In the following days, friends, acquaintances, and even professors came forward. Everyone, it seemed, had seen them at the library together, heads bent too close, or with their hands grasped too tightly in a practice room, his car parked on her street on successive nights. I was gutted, not only by the private violation, but by how public it all turned out to be.
I left the apartment I shared with my boyfriend, moving in with some people I knew only peripherally. He moved out, too—into the apartment he had kept in secret. But it wasn’t enough. I felt an ongoing and deep sense of embarrassment. I have a memory of retrieving my violin from my locker and overhearing friends discuss the situation; it was old news to them. I started avoiding campus and stopped interacting with most of my friends, feeling like I couldn’t trust anyone. I began to drink excessively and visit strip clubs—very out of character for me. I wanted to leave my body, enter the body of someone this wouldn’t have happened to.

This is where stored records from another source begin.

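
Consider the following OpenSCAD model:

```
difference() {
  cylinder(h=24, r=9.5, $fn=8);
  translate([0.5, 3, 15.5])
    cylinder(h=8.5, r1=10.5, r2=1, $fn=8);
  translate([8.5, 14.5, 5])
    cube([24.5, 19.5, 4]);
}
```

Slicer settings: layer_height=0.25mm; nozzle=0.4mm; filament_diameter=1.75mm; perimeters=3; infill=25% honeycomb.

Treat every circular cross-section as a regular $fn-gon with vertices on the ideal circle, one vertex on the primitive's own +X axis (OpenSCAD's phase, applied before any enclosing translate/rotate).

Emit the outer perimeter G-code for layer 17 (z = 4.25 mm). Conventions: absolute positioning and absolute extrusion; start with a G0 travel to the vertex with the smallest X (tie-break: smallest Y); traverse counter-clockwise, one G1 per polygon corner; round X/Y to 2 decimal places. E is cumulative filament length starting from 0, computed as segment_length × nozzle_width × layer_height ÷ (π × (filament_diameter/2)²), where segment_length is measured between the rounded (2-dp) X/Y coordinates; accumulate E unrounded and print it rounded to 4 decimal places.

At z = 4.25 mm: the r=9.5 cylinder contributes a regular 8-gon of circumradius 9.5; the cone at (0.5, 3) is not intersected at this z (z outside [15.5, 24]); the cube at (8.5, 14.5) is not intersected at this z (z outside [5, 9]); Taking the first minus the rest: none of the subtracted shapes is present at this height, so the r=9.5 cylinder is unchanged — 1 connected region. The outline is a single polygon with 8 vertices. Extrusion per mm of travel: 0.4 × 0.25 / (π × 0.875²) = 0.041575. Accumulating E over each segment gives final E = 2.4188.

G0 X-9.50 Y0.00 Z4.25
G1 X-6.72 Y-6.72 E0.3023
G1 X0.00 Y-9.50 E0.6047
G1 X6.72 Y-6.72 E0.9070
G1 X9.50 Y0.00 E1.2094
G1 X6.72 Y6.72 E1.5117
G1 X0.00 Y9.50 E1.8141
G1 X-6.72 Y6.72 E2.1164
G1 X-9.50 Y0.00 E2.4188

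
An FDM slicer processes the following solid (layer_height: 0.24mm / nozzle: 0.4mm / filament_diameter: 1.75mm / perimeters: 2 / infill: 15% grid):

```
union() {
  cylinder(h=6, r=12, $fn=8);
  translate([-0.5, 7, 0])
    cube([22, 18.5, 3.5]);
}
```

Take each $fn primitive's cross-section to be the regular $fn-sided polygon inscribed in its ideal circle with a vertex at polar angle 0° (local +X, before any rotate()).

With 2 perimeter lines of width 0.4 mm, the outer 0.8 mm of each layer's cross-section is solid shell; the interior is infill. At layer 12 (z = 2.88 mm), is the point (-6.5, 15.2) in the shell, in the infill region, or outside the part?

At z = 2.88 mm: the cylinder: section is a regular 8-gon, circumradius r=12; the 22×18.5 cube at (-0.5, 7) contributes its full rectangle; Merging all regions: the regions partially overlap (shared area 30.42 mm²), so overlapping operands fuse into one piece — 1 connected region. Overall, the cross-section is a single solid region. The nearest boundary edge runs (-8.49, 8.49)→(-0.50, 11.79); distance from the point to it = 5.44 mm. The point is not inside any of the regions above, so it lies outside the cross-section (5.44 mm from the nearest boundary).

outside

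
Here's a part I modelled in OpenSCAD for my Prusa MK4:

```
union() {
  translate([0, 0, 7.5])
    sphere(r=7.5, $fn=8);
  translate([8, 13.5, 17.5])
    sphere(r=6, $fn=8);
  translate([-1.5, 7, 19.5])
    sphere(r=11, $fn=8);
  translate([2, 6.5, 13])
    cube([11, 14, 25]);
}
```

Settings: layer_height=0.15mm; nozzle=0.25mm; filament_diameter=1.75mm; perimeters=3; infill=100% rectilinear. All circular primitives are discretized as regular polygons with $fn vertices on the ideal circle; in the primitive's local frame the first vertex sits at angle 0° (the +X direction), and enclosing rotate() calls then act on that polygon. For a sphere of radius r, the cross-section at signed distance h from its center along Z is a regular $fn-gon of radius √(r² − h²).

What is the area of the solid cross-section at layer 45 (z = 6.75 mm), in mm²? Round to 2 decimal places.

157.51 mm²

At z = 6.75 mm: the r=7.5 sphere contributes a regular 8-gon of circumradius √(7.5²−0.75²) = 7.462 (area = (8/2)·7.462²·sin(360°/8) = 157.51 mm²); the sphere at (8, 13.5) is not intersected at this z (|z−center|=10.750 > r=6); the sphere at (-1.5, 7) does not reach this height (|z−center|=12.750 > r=11); the cube at (2, 6.5) does not reach this height (z outside [13, 38]); Combining (union): only the r=7.5 sphere is present, so the union is just that shape — area = 157.51 mm². Overall, the cross-section is a single solid region. Net area = 157.51 mm².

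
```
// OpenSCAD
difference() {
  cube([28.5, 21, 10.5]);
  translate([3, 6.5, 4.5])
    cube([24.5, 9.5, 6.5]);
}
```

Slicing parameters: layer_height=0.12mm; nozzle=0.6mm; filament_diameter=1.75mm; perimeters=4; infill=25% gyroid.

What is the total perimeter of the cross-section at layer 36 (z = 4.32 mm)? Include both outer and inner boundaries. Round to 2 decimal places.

99.00 mm

At z = 4.32 mm: the 28.5×21 cube contributes its full rectangle (perimeter 99.00 mm); the cube at (3, 6.5) is absent (z outside [4.5, 11]); Taking the first minus the rest: none of the subtracted shapes is present at this height, so the 28.5×21 cube is unchanged — boundary = 99.00 mm. Overall, the cross-section is a single solid region. Total boundary length (outer) = 99.00 mm.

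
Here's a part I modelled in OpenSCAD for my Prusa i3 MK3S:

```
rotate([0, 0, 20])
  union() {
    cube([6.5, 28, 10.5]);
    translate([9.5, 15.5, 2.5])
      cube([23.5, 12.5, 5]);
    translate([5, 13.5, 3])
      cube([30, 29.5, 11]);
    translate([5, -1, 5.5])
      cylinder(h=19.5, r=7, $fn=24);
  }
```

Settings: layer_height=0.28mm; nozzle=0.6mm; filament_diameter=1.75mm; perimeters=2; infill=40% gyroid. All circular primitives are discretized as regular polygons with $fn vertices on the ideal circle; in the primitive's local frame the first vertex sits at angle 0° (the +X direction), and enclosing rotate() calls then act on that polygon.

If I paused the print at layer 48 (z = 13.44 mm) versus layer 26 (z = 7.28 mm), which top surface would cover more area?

Layer 48 (z = 13.44): the cube is absent (z outside [0, 10.5]); the cube at (9.5, 15.5) is not intersected at this z (z outside [2.5, 7.5]); the cube at (5, 13.5) (footprint 30×29.5) is included at this height (area 885.00 mm²); the r=7 cylinder at (5, -1) gives a regular 24-gon of circumradius 7 (constant along its height) (area = (24/2)·7.000²·sin(360°/24) = 152.19 mm²); Merging all regions: the 2 present regions are separate (no shared area or edge), so areas and boundary lengths simply add and each stays a separate island — area = 1037.19 mm²; (whole slice rotated 20° about Z — lengths, areas and connectivity unchanged). So its area = 1037.19 mm². Layer 26 (z = 7.28): the 6.5×28 cube contributes its full rectangle (area 182.00 mm²); the cube at (9.5, 15.5) is present — its section is the full 23.5×12.5 rectangle (area 293.75 mm²); the cube at (5, 13.5) is present — its section is the full 30×29.5 rectangle (area 885.00 mm²); the r=7 cylinder at (5, -1) contributes a regular 24-gon of circumradius 7 (area = (24/2)·7.000²·sin(360°/24) = 152.19 mm²); Taking the union: the regions partially overlap — summed areas 1512.94 mm² minus the doubly-counted overlap 350.87 mm² gives 1162.06 mm² — area = 1162.06 mm²; (whole slice rotated 20° about Z — lengths, areas and connectivity unchanged). So its area = 1162.06 mm². Layer 26 is larger (1162.06 vs 1037.19 mm²).

layer 26 (z = 7.28 mm)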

A week later, I was surprised by how easy it felt to forgive him. I gave him his mail, and felt no ill will. I suppose I had been socialized to expect this kind of betrayal from a man. But the betrayal at the hands of one of my closest friends was something I was wholly unprepared for: the grief, the inability to understand, and the slow and horrifying realization that I still loved her.
I had just finished reading the Neapolitan Novels by Elena Ferrante, and Ferrante’s depiction of a world created and run by men, but also rejected by women inspired me: What if I didn’t allow the world to pit us against each other? What if I didn’t have to lose her?